Regionale Unterschiede und Trends
Die besten Bewertungen finden sich weiterhin in Teilen des Nordwestens und Südwestens Englands, Regionen, in denen sich auch größere Nationalparks befinden. Dennoch bleibt die Gesamtbilanz angesichts der breiten chemischen Belastung kritisch. Die EA berichtet, dass sich die Wasserqualität seit der letzten Erfassung tendenziell verschlechtert hat, weist aber zugleich auf geänderte Methoden und Datenerfassungen hin, die direkte Trendvergleiche erschweren.
- Erfasste Gewässer: rund 4.600 Flüsse, Seen und Mündungsgebiete
- Aktuell «gut»: 14,3 Prozent
- 2019: 16,3 Prozent (methodische Unterschiede beachten)
- Hauptbelastungen: Quecksilber, PFOS, PBDE, Mikroplastik
Die Ergebnisse haben mehrere Folgen: Ökologische Einbußen beeinträchtigen Biodiversität, Fischbestände und die Funktion von Ökosystemen. Chemikalien und Mikroplastik stellen zudem ein Risiko für die Nahrungsketten und potenziell für die menschliche Gesundheit dar. Für Politik und Verwaltung bedeuten solche Befunde Handlungsbedarf in der Abwasser- und Abfallwirtschaft, bei der Regulierung von Schadstoffen sowie bei Maßnahmen zur Reduktion diffuse Einträge.
| Jahr | Anteil Gewässer mit «gut» |
|---|---|
| 2019 | 16,3 % |
| aktuelle Erhebung | 14,3 % |
Die EA-Analyse ist zugleich ein Hinweis darauf, wie langwierige Persistenz von Schadstoffen frühere regulatorische Maßnahmen unterlaufen kann: Stoffe, die einst weit verbreitet waren, bleiben in Umweltkompartimenten nachweisbar.
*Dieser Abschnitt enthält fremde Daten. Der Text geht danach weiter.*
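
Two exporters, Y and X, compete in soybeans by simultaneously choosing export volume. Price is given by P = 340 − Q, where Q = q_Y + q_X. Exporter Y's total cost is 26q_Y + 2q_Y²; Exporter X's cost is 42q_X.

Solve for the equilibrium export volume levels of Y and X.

30, 134

Exporter Y's profit: π = q_Y(340 − (q_Y + q_X)) − 26q_Y − 2q_Y².
∂π/∂q_Y = 314 − 6q_Y − q_X = 0, so q_Y = 157/3 − (1/6)q_X.
For X: ∂π/∂q_X = 298 − 2q_X − q_Y = 0 ⇒ q_X = 149 − 0.5q_Y.
Plugging q_X into Y's best response: q_Y = 157/3 − (1/6)(149 − 0.5q_Y) ⇒ (11/12)q_Y = 27.5, so q_Y = 30.
Then q_X = 149 − 0.5·30 = 134.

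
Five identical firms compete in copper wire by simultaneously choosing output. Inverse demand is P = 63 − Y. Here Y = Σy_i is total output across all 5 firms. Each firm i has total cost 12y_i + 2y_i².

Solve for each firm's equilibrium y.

5.1

A representative firm's profit is π_i = y_i(63 − Y) − 12y_i − 2y_i², with Y = y_i + Σ_{j≠i} y_j.
First-order condition: 51 − 6y_i − Σ_{j≠i} y_j = 0.
Imposing symmetry (y_j = y for all j) turns Σ_{j≠i} y_j into 4y, so 51 = 10y and y = 5.1.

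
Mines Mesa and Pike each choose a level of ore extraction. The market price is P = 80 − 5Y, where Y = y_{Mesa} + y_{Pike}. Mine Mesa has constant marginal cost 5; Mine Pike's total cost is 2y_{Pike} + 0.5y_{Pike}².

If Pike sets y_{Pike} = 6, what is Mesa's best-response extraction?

Mine Mesa's profit: π = y_{Mesa}(80 − 5(y_{Mesa} + y_{Pike})) − 5y_{Mesa}.
∂π/∂y_{Mesa} = 75 − 10y_{Mesa} − 5y_{Pike} = 0, so y_{Mesa} = 7.5 − 0.5y_{Pike}.
At y_{Pike} = 6: y_{Mesa} = 7.5 − 0.5·6 = 4.5.

4.5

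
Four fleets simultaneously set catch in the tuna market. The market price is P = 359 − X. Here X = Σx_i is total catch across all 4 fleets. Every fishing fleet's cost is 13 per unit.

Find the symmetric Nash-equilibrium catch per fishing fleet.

A representative fishing fleet's profit is π_i = x_i(359 − X) − 13x_i, with X = x_i + Σ_{j≠i} x_j.
First-order condition: 346 − 2x_i − Σ_{j≠i} x_j = 0.
In a symmetric equilibrium every fishing fleet chooses the same x, so Σ_{j≠i} x_j = 3x. The condition becomes 346 − 5x = 0, giving x = 346/5 = 69.2.

69.2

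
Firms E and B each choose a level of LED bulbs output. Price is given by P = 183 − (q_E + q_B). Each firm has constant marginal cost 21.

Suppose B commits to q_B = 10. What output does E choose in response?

Firm E's profit: π = q_E(183 − (q_E + q_B)) − 21q_E.
∂π/∂q_E = 162 − 2q_E − q_B = 0, so q_E = 81 − 0.5q_B.
At q_B = 10: q_E = 81 − 0.5·10 = 76.

76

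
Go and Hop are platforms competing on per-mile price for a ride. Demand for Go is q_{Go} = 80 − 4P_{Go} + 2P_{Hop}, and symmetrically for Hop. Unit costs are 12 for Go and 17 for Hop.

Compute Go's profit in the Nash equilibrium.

400

Go's profit: π = (P_{Go} − 12)(80 − 4P_{Go} + 2P_{Hop}).
∂π/∂P_{Go} = 128 − 8P_{Go} + 2P_{Hop} = 0 ⇒ P_{Go} = 16 + 0.25P_{Hop}.
Similarly P_{Hop} = 18.5 + 0.25P_{Go}.
Plugging P_{Hop} into Go's best response: P_{Go} = 16 + 0.25(18.5 + 0.25P_{Go}) ⇒ 0.9375P_{Go} = 20.625, so P_{Go} = 22.
Then P_{Hop} = 18.5 + 0.25·22 = 24.
q_{Go} = 80 − 4·22 + 2·24 = 40.
Profit = (22 − 12)·40 = 400.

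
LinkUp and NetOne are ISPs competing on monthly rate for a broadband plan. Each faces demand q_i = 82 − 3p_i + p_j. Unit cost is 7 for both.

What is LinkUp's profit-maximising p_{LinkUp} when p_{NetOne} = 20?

LinkUp's profit: π = (p_{LinkUp} − 7)(82 − 3p_{LinkUp} + p_{NetOne}).
∂π/∂p_{LinkUp} = 103 − 6p_{LinkUp} + p_{NetOne} = 0 ⇒ p_{LinkUp} = 103/6 + (1/6)p_{NetOne}.
At p_{NetOne} = 20: p_{LinkUp} = 103/6 + (1/6)·20 = 20.5.

20.5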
Daraus folgt, dass neben Sofortmaßnahmen zur Senkung aktueller Emissionen auch langfristige Strategien zur Sanierung und zur Verringerung historischer Belastungen nötig sind.
Für Österreich bedeuten die englischen Befunde keine direkte Übertragbarkeit, liefern aber wichtige Anhaltspunkte: Monitoringprogramme, strengere Kontrollen bei problematischen Chemikalien und Investitionen in die Abwasserinfrastruktur sind zentrale Elemente, um ähnliche Entwicklungen zu verhindern oder abzuschwächen.
Die Environment Agency stellt mit der vorliegenden Auswertung eine Datengrundlage bereit, die Diskussionen über Prioritäten im Gewässerschutz sowie über die Notwendigkeit weitergehender regulatorischer Maßnahmen befeuern dürfte.